For a wizarding town, I’d figure out how Henry Weinhard gives their root beer an outrageous (and uncontrollable) head.

Anonymous Anonymous Coward (profile) says:

Re: Re: End Results

The butterscotch makes sense. Thank you.

As to caramelizing butter, one has to understand that it is sugar that is caramelized and that butter is not part of the caramelization process, just water,sometimes, (which quickly evaporates and is used in only very small amounts) and sugar, which turns brown and thickens when heated to the correct temperatures.

Butter would turn brown, but browned butter has a much different flavor profile that caramelized sugar. Browned butter has its uses, but not for sweetness.

Hint, when one browns onions, it is the sugar in the onions that turns brown, and sweetens the flavor of the onion.

Madd the Sane (profile) says:

Gravy train

This makes me wonder if WB is trying to silently kill interest in Harry Potter because they feel that the gravey train for HP is over, and they want them to divert interest into a new, more lucrative IP.

Of course, the bad will that WB is generating might hurt any IP that they put under their umbrella, until they only have IPs that no one wants to touch.

Anonymous Anonymous Coward (profile) says:

Re: Gravy train

Depends upon what rights they have contracted for. Remember, copyright is life of the author plus 70 years, and she ain’t dead yet. I don’t see this franchise going away anytime soon. The question is, how will it be enhanced?

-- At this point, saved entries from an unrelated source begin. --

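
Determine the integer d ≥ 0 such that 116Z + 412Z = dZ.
In the PID Z, (a, b) is generated by gcd(a, b). Compute gcd(412, 116) with the extended Euclidean algorithm, tracking rows (r, s, t) with s·412 + t·116 = r:
  row A: (412, 1, 0)   [1·412 + 0·116 = 412]
  row B: (116, 0, 1)   [0·412 + 1·116 = 116]
  412 = 3·116 + 64   → row C = row A − 3·row B = (64, 1, −3)   [check: 1·412 − 3·116 = 64]
  116 = 1·64 + 52   → row D = row B − 1·row C = (52, −1, 4)   [check: −1·412 + 4·116 = 52]
  64 = 1·52 + 12   → row E = row C − 1·row D = (12, 2, −7)   [check: 2·412 − 7·116 = 12]
  52 = 4·12 + 4   → row F = row D − 4·row E = (4, −9, 32)   [check: −9·412 + 32·116 = 4]
  12 = 3·4 + 0   → remainder 0, stop. gcd = 4 (last nonzero row F).
So gcd(116, 412) = 4, with Bézout identity −9·412 + 32·116 = 4. Containment (⊇): the Bézout identity exhibits 4 as an element of (116, 412), giving (4) ⊆ (116, 412). Containment (⊆): since 4 | 116 and 4 | 412 (116 = 4·29, 412 = 4·103), every Z-linear combination of 116 and 412 is divisible by 4, so (116, 412) ⊆ (4). Therefore (116, 412) = (4), d = 4.

Final answer: (116, 412) = (4); d = 4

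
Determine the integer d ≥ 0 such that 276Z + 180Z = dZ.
(276, 180) = (12); d = 12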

Of course, there is the limited thinking possibility that you present. Only one franchise can make money at any one time. Which of course is madly insane (punily intended). -:)

Anonymous Coward says:

Re: Gravy train

Really that would be incredibly stupid even if that was true just on the grounds that they should expect to be able to sell the franchise for more even if they doubt their ability to extract money out of it at their scale. (People expect similar budget movies from them and the budget to meet it probably wouldn’t pay it back and downscaled guaranteed flops not making money even with a smaller budget.)

There isn’t any cunning here – just territorial greedy morons who can’t even give brand management in terms of being nuts about faithfulness to carry the name as a pretense for it.

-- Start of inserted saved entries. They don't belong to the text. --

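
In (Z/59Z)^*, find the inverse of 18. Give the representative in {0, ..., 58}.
Apply the extended Euclidean algorithm to (59, 18), tracking rows (r, s, t) with s·59 + t·18 = r. Each division r_prev = q·r_cur + r_new produces the new row as (previous row) − q·(current row):
  row A: (59, 1, 0)   [1·59 + 0·18 = 59]
  row B: (18, 0, 1)   [0·59 + 1·18 = 18]
  59 = 3·18 + 5   → row C = row A − 3·row B = (5, 1, −3)   [check: 1·59 − 3·18 = 5]
  18 = 3·5 + 3   → row D = row B − 3·row C = (3, −3, 10)   [check: −3·59 + 10·18 = 3]
  5 = 1·3 + 2   → row E = row C − 1·row D = (2, 4, −13)   [check: 4·59 − 13·18 = 2]
  3 = 1·2 + 1   → row F = row D − 1·row E = (1, −7, 23)   [check: −7·59 + 23·18 = 1]
  2 = 2·1 + 0   → remainder 0, stop. gcd = 1 (last nonzero row F).
The gcd is 1, so 18 is invertible mod 59. The last nonzero row gives −7·59 + 23·18 = 1, so t = 23. So 18^(−1) ≡ 23 (mod 59). Verify: 18 · 23 = 414 ≡ 1 (mod 59). ✓

Final answer: 18^(−1) ≡ 23 (mod 59)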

That One Guy (profile) says:

This is why you leash and muzzle your lawyers

I suspect a lot of actions like this are the result of lawyers looking for billable hours, and/or busy-work to make it look like they’re worth the amount being paid, giving how monumentally stupid it is from a business perspective.

At this point someone should put together a test for prospective lawyers to weed out the idiots and/or greedy fools, because stuff like this just makes me and others less likely to give their clients(you know, the people they’re supposed to be helping) money, not more.

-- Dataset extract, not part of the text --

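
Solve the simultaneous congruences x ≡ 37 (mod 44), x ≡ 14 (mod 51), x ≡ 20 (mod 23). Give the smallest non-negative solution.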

Question 1: A group of people are interested enough in your client’s product(s) that they are holding events related to them. This results in increased/refreshed interest in said product(s) of those already in the group, and has a good potential to draw in new people curious about what’s going on.

Do you:

A) Offer a free/cheap license to show your support.

B) Do the above, and find a way to showcase said event to draw even more attention to it, and therefore your client.

C) Send a threatening legal letter telling them if they continue on they’ll be sued into the ground.

Anyone answering C is immediately struck from the pool of potential lawyers to be hired.

Anonymous Cowherd says:

Corporations, as entities designed to insulate people from the consequences of their collective actions, have a natural tendency to distill the darker inclinations of humanity. And the larger the corporation, the more concentrated that darkness becomes.

Every little cog in the machine just doing their jobs, contributing just a little bit evil, but it adds up.

Uriel-238 (profile) says:

OFFICIAL Harry Potter festivals

If they did that and it was good and didn’t overcharge, that wouldn’t be a bad thing. My concerns:

~ WV is waiting for someone to do it for them and then buy an expensive HP license.

~ WB is not interested at all, but WB lawyers don’t have enough to do to justify themselves.

~ WB does it but it’s overpriced, or schlocky and is obviously a ploy to take advantage of a devout fanbase.